The whistleblower who accused California prison leaders last year of providing false and misleading data to a federal court on how the state handles inmate psychiatric care made his first public appearance Tuesday, standing behind his claims and saying corrections officials concocted “utter statistical rubbish” in some cases.
Dr. Michael Golding, the chief psychiatrist at the California Department of Corrections and Rehabilitation headquarters, testified in Sacramento federal court Tuesday about what he said were repeated instances to gin up phony data the state needed to present to U.S. District Judge Kimberly J. Mueller to prove they were making progress on improving psychiatric care in the prisons.
Golding, who compiled and sent a scathing, 161-page report on psychiatric care in the prisons to the federally appointed receiver in October 2018, said there had never been anything secret about his views that corrections officials were trying to produce “extraordinarily misleading data” to come into compliance with court orders.
“I felt desperate and cornered and so I relayed it to the receiver ...” Golding said. “I told people that I was absolutely compiling this data and that I very much hoped ... they would come clean and tell people.”
State officials, who have been ordered by Mueller not to retaliate against Golding or a second whistleblower who came forward, have adamantly denied Golding’s claims, saying he based them on mistaken assumptions involving data.
A neutral expert Mueller ordered to investigate the claims concluded last May that the state did not intentionally mislead Mueller, but also found the state had used flawed decision-making and produced inaccurate data on how frequently prisoners receive psychiatric care.
As a result, Mueller ordered an evidentiary hearing that began Tuesday “to assist the court in understanding both how and why misleading information” ended up being presented.

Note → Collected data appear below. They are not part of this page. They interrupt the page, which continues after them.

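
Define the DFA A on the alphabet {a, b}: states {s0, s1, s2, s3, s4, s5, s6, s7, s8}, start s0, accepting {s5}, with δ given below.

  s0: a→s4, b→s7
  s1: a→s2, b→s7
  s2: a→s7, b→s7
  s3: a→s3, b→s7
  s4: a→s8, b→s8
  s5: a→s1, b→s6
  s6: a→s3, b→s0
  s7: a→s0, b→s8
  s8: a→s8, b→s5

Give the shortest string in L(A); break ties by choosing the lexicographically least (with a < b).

aab

A breadth-first search from s0 reaches an accepting state first via the path s0 → s4 → s8 → s5 on input aab.
No string of length < 3 is accepted (BFS exhausts all shorter strings without reaching an accepting state), and aab is the lexicographically least accepting string of length 3.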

Golding’s claims came just before the state and attorneys for the inmates were about to sign an agreement allowing for a significant reduction in psychiatric staffing at the prisons because of data showing marked improvements in care.
But once his report came out that agreement blew up, with attorneys for the inmates saying the trust they had built up with corrections officials over the years had been damaged.
Golding said the reported improvements the agreement had been based upon stemmed from urgent attempts inside CDCR to come into compliance with court orders, including one move where the requirement that inmates receive psychiatric treatment every 30 days was changed to 45 and then 60 days to show prisoners were getting the care they needed on time.
Once the change was made, the “dashboard” tracking inmate psychiatric visits showed a remarkable improvement, he said.
“The dashboard had turned green and psychiatrists from across the state were contacting us and laughing” about how easily the problem had been solved, Golding testified.
In May 2018, using the improved data, officials came up with a plan to reduce psychiatric staffing by 20 percent, he said, and asked him to approve of it without letting him read the plan.
“They asked me to sign an affidavit that I agreed with it and I told them unless I was able to read it I wouldn’t do that,” he said. “It was ridiculous.
“We told them it was entirely inappropriate.”
Golding also testified that data showing whether inmates made their scheduled appointments could be altered.
“Appointment can actually be disappeared,” he said.
The state has rejected Golding’s claims, saying he had ample opportunity to work inside the system to air his complaints, and former Deputy Director Katherine Tebrock testified later Tuesday that there was no effort to create phony data.
Instead, she said, the idea of shifting the requirement of psychiatric appointments from 30 days to 45 and later 60 days came from doctors at the prisons, not from officials in the governor’s office pressing for the state to get out from federal control of inmate health care.
“My understanding is the request came in from the field to ease demands on psychiatrists in the field,” she said. “That was the impetus for the change.
“There was never an intent to drive any kind of more favorable results in this case.”